Sen. Tom Carper, D-Delaware, released a statement Aug. 9 after the Environmental Protection Agency released its proposed rule that would change the permit certification process under Section 401 of the Clean Water Act and curtail states’ power to review, modify or deny permits for federal energy projects.

“As a recovering governor, and as one of the millions of people who enjoy Delaware’s five-star beaches and support the clean water-dependent small businesses throughout our coastal communities, I would ask every Delawarean to imagine the prospect of a major project being constructed in our state despite our state’s objections,” said Carper. “It is particularly troubling to envision now, at the height of summer, that a project could be pushed through that threatens our thriving coastline and compromises our state’s $3.3 billion tourism economy.”

“Actually, this is not exactly a hypothetical scenario,” said Carper. “Our state did live that nightmare in the 1960s. Like so many states, Delaware struggled and barely succeeded to stop an energy project from tearing through the marshland along the Delaware Bay. The proposed rule announced by EPA could make that nightmare a reality once again today.”

“When Congress established section 401 of the Clean Water Act, states became empowered to review and challenge federal permits for energy and other projects that could adversely affect the quality of a state’s waters, wetlands and other resources that ensure healthy streams, rivers, lakes, estuaries and coastal waters,” said Carper. “EPA’s proposed rule defies the intention of Congress. What’s more, the concept of ‘cooperative federalism’ is merely a pretense in this administration. This rule would render states virtually powerless — by limiting the time and scope of their review of potentially dangerous projects — to protect vital water resources and the quality of their drinking water.

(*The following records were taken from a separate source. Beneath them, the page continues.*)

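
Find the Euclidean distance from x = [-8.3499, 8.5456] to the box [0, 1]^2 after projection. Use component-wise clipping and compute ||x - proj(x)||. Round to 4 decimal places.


Project each component onto [0, 1].
clip(-8.3499) = 0.0, clip(8.5456) = 1.0
Projection = [0.0, 1.0]
Squared diffs: [69.7208, 56.9361]
Distance = sqrt(126.6569) = 11.2542


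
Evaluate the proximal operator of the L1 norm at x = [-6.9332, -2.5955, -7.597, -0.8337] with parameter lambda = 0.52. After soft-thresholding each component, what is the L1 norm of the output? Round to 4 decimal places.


Soft-thresholding with lambda = 0.52:
prox(-6.9332) = sign(-6.9332)*max(|-6.9332| - 0.52, 0) = -6.4132
prox(-2.5955) = sign(-2.5955)*max(|-2.5955| - 0.52, 0) = -2.0755
prox(-7.597) = sign(-7.597)*max(|-7.597| - 0.52, 0) = -7.077
prox(-0.8337) = sign(-0.8337)*max(|-0.8337| - 0.52, 0) = -0.3137
prox(x) = [-6.4132, -2.0755, -7.077, -0.3137]
||prox(x)||_1 = 6.4132 + 2.0755 + 7.077 + 0.3137 = 15.8794


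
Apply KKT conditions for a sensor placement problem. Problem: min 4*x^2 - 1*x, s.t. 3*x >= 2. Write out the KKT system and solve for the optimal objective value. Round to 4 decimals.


Step 1: Try lambda = 0 (constraint inactive).
x_unc = 1/(2*4) = 0.125
Check: 3*0.125 = 0.375 < 2 -- violated!
Step 2: Constraint must be active: 3*x = 2
x* = 2/3 = 0.6667 (rounded; the exact value 2/3 is used below)
lambda = (2*4*(2/3) - 1)/3 = 1.4444
Step 3: Compute optimal value.
f(x*) = 4*(2/3)^2 - 1*(2/3) = 1.1111


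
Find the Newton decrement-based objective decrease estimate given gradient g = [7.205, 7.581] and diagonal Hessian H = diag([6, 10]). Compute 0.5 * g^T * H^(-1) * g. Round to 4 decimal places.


Step 1: H is diagonal, so H^(-1) * g = [1.2008, 0.7581].
Step 2: g^T H^(-1) g = sum_i g_i^2 / H_ii
  = (7.205)^2/6 + (7.581)^2/10
  = 8.652 + 5.7472 = 14.3992
Step 3: Objective decrease = 0.5 * g^T H^(-1) g = 7.1996


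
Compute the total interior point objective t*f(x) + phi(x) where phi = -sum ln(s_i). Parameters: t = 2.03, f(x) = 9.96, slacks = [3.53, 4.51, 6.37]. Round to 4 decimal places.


Step 1: Compute log-barrier.
ln values: [1.2613, 1.5063, 1.8516]
phi = -(1.2613 + 1.5063 + 1.8516) = -4.6192
Step 2: Compute augmented objective.
t*f(x) = 2.03*9.96 = 20.2188
Total = 20.2188 - 4.6192 = 15.5996


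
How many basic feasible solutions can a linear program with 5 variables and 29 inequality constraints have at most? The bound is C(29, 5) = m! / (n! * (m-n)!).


Each vertex corresponds to some choice of n active constraints out of m, so the number of vertices is at most C(m, n) = m! / (n!(m-n)!).
m = 29, n = 5
Numerator: 29 * 28 * 27 * 26 * 25
Denominator: 5! = 120
C(29, 5) = 118755


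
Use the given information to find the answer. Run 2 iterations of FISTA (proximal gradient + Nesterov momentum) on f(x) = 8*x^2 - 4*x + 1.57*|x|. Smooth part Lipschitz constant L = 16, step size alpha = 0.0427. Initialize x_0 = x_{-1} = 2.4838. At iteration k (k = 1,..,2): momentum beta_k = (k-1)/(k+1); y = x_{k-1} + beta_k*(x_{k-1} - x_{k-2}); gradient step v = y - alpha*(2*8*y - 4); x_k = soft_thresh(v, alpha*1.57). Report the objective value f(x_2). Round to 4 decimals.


FISTA on f(x) = 8*x^2 - 4*x + 1.57*|x|
L = 16, alpha = 0.0427
Iteration 1: beta = 0.0, y = 2.4838 + 0.0*(2.4838 - 2.4838) = 2.4838
  grad(y) = 35.7408, v = y - alpha*grad = 0.9577
  prox(v) = soft_thresh(0.9577, 0.067) = 0.8906
Iteration 2: beta = 0.3333, y = 0.8906 + 0.3333*(0.8906 - 2.4838) = 0.3596
  grad(y) = 1.7531, v = y - alpha*grad = 0.2847
  prox(v) = soft_thresh(0.2847, 0.067) = 0.2177
f(x_2) = 8*0.2177^2 - 4*0.2177 + 1.57*|0.2177| = -0.1499


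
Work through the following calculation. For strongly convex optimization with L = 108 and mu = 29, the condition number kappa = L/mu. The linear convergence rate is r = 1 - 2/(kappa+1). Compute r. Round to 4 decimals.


Step 1: Compute the condition number.
kappa = L/mu = 108/29 = 3.7241
Step 2: Compute the convergence rate.
r = 1 - 2/(kappa + 1) = 1 - 2*mu/(L + mu) = (L - mu)/(L + mu) = 79/137 = 0.5766


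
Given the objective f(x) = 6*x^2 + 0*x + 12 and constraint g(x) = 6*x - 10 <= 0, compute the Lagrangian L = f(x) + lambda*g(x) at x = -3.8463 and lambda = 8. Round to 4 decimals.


Step 1: Evaluate f(x).
f(-3.8463) = 6*(-3.8463)^2 + 0*(-3.8463) + 12 = 100.7641
Step 2: Evaluate g(x).
g(-3.8463) = 6*-3.8463 - 10 = -33.0778
Step 3: Compute Lagrangian.
L = 100.7641 + 8*-33.0778 = -163.8583


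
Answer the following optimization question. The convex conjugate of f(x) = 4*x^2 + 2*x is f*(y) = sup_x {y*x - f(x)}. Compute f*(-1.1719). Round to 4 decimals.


f*(y) = sup_x {y*x - a*x^2 - b*x} = sup_x {(y-b)*x - a*x^2}
FOC: (y - b) - 2a*x = 0 => x* = (y - b)/(2a)
x* = (-1.1719 - 2)/(2*4) = -0.3965
f*(-1.1719) = (y-b)^2/(4a) = (-1.1719 - 2)^2/(4*4)
= 10.0609/16 = 0.6288


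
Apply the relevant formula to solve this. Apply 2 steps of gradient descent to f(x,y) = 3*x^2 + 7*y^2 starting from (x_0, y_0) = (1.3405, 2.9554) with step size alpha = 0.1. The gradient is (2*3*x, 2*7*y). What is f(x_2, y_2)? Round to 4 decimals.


Gradient descent on f(x,y) = 3*x^2 + 7*y^2.
Starting point: (1.3405, 2.9554), alpha = 0.1
Step 1: grad_x = 2*3*1.3405 = 8.043, grad_y = 2*7*2.9554 = 41.3756
  x_1 = 1.3405 - 0.1*8.043 = 0.5362
  y_1 = 2.9554 - 0.1*41.3756 = -1.1822
Step 2: grad_x = 2*3*0.5362 = 3.2172, grad_y = 2*7*-1.1822 = -16.5502
  x_2 = 0.5362 - 0.1*3.2172 = 0.2145
  y_2 = -1.1822 - 0.1*-16.5502 = 0.4729
f(0.2145, 0.4729) = 3*0.2145^2 + 7*0.4729^2 = 1.7032


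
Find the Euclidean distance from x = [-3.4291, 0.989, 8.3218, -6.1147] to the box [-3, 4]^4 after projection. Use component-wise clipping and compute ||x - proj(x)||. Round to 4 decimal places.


Project each component onto [-3, 4].
clip(-3.4291) = -3.0, clip(0.989) = 0.989, clip(8.3218) = 4.0, clip(-6.1147) = -3.0
Projection = [-3.0, 0.989, 4.0, -3.0]
Squared diffs: [0.1841, 0.0, 18.678, 9.7014]
Distance = sqrt(28.5635) = 5.3445


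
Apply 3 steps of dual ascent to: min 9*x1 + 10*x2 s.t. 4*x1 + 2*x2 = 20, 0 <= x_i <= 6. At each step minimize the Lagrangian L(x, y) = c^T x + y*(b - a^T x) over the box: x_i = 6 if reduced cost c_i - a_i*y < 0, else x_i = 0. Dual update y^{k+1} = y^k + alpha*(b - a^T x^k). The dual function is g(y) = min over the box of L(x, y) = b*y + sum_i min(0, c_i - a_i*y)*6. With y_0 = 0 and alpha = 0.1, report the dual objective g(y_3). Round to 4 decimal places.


Dual ascent for LP: min 9*x1 + 10*x2, 4*x1 + 2*x2 = 20, 0 <= x_i <= 6
Step 1: y^k = 0.0, reduced costs: (9.0, 10.0)
  x^k = (0.0, 0.0), subgradient = b - a^T x = 20.0
  y^{k+1} = 0.0 + 0.1*20.0 = 2.0
Step 2: y^k = 2.0, reduced costs: (1.0, 6.0)
  x^k = (0.0, 0.0), subgradient = b - a^T x = 20.0
  y^{k+1} = 2.0 + 0.1*20.0 = 4.0
Step 3: y^k = 4.0, reduced costs: (-7.0, 2.0)
  x^k = (6.0, 0.0), subgradient = b - a^T x = -4.0
  y^{k+1} = 4.0 + 0.1*-4.0 = 3.6
Dual objective at y_3 = 3.6: reduced costs (-5.4, 2.8), box minimizer x = (6.0, 0.0)
g(y_3) = b*y + (c1 - a1*y)*x1 + (c2 - a2*y)*x2 = 20*3.6 + (-5.4)*6.0 + 2.8*0.0 = 72.0 - 32.4 + 0.0 = 39.6


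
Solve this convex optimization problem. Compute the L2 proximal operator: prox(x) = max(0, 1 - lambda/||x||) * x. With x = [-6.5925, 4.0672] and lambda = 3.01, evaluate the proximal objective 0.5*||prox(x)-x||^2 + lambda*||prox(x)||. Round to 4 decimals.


Step 1: Compute ||x||.
||x|| = 7.7462
Step 2: Compute scaling factor.
scale = max(0, 1 - 3.01/7.7462) = 0.6114
Step 3: prox(x) = [-4.0308, 2.4868]
||prox(x)|| = 4.7362
Step 4: Proximal objective.
0.5*||prox-x||^2 = 4.5301
lambda*||prox|| = 14.256
Total = 18.7859


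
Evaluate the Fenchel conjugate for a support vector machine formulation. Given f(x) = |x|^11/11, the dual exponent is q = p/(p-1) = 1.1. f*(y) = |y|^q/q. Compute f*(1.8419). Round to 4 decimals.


The conjugate exponent q satisfies 1/p + 1/q = 1.
p = 11, so q = 11/(11 - 1) = 1.1
|y|^q = 1.8419^1.1 = 1.9579
f*(1.8419) = 1.9579 / 1.1 = 1.7799


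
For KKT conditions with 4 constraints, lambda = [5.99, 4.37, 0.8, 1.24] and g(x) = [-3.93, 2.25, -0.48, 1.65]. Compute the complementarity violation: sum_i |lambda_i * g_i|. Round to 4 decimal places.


KKT complementary slackness check:
lambda_1 * g_1 = 5.99 * -3.93 = -23.5407
lambda_2 * g_2 = 4.37 * 2.25 = 9.8325
lambda_3 * g_3 = 0.8 * -0.48 = -0.384
lambda_4 * g_4 = 1.24 * 1.65 = 2.046
Total violation = 23.5407 + 9.8325 + 0.384 + 2.046 = 35.8032


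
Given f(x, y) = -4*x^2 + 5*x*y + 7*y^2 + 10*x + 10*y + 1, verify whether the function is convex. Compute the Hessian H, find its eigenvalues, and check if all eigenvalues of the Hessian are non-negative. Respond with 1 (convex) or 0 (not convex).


The Hessian of f(x,y) = -4*x^2 + 5*x*y + 7*y^2 + 10*x + 10*y + 1 is:
H = [[-8, 5], [5, 14]]
Trace = -8 + 14 = 6
Determinant = -8*14 - (5)^2 = -137
Discriminant = (6)^2 - 4*-137 = 584.0
Eigenvalues: lambda_1 = -9.083, lambda_2 = 15.083
The function is not convex.

0


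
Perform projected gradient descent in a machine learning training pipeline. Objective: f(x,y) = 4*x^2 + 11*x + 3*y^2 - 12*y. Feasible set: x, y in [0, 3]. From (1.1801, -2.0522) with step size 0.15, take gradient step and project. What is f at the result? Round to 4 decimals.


Step 1: Compute gradient at (1.1801, -2.0522).
grad_x = 2*4*1.1801 + 11 = 20.4408
grad_y = 2*3*-2.0522 - 12 = -24.3132
Step 2: Gradient step.
x_raw = 1.1801 - 0.15*20.4408 = -1.886
y_raw = -2.0522 - 0.15*-24.3132 = 1.5948
Step 3: Project onto [0, 3].
x_proj = clip(-1.886) = 0.0
y_proj = clip(1.5948) = 1.5948
Step 4: Evaluate f.
f(0.0, 1.5948) = -11.5074


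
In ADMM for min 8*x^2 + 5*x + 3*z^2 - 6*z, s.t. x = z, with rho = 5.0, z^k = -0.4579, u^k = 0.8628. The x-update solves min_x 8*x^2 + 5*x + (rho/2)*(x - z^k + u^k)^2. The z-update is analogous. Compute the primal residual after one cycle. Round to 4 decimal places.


ADMM iteration with rho = 5.0, z^k = -0.4579, u^k = 0.8628
Step 1: x-update.
Minimize 8*x^2 + 5*x + (5.0/2)*(x + 0.4579 + 0.8628)^2
FOC: (2*8 + 5.0)*x = -5 + 5.0*(-0.4579 - 0.8628)
x^{k+1} = -0.5525
Step 2: z-update.
Minimize 3*z^2 - 6*z + (5.0/2)*(-0.5525 - z + 0.8628)^2
FOC: (2*3 + 5.0)*z = 6 + 5.0*(-0.5525 + 0.8628)
z^{k+1} = 0.6865
Step 3: u-update.
u^{k+1} = 0.8628 - 0.5525 - 0.6865 = -0.3762
Step 4: Primal residual = |-0.5525 - 0.6865| = 1.239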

“President Trump and EPA Administrator Wheeler like to tout that this administration has made ‘crystal clear water’ a top priority,” said Carper. “But the only thing today’s proposed rule makes crystal clear is that this administration prioritizes the false promises of ‘energy dominance’ over clean water, even if it means defying the intention of Congress, undermining the Clean Water Act and abandoning all pretense of cooperative federalism to do so.”

In June, EPA released guidance for President Donald Trump’s executive order that — in clear violation of Congressional intent — undermines states’ rights to review applications for CWA Section 401 water quality certifications.

Earlier this year, Carper was joined by Sens. Tammy Duckworth, D-Illinois, and Cory Booker, D-New Jersey, in sending a letter to EPA demanding information related to the agency’s efforts to modify the process for state review of applications. The senators have not yet received a response to this letter.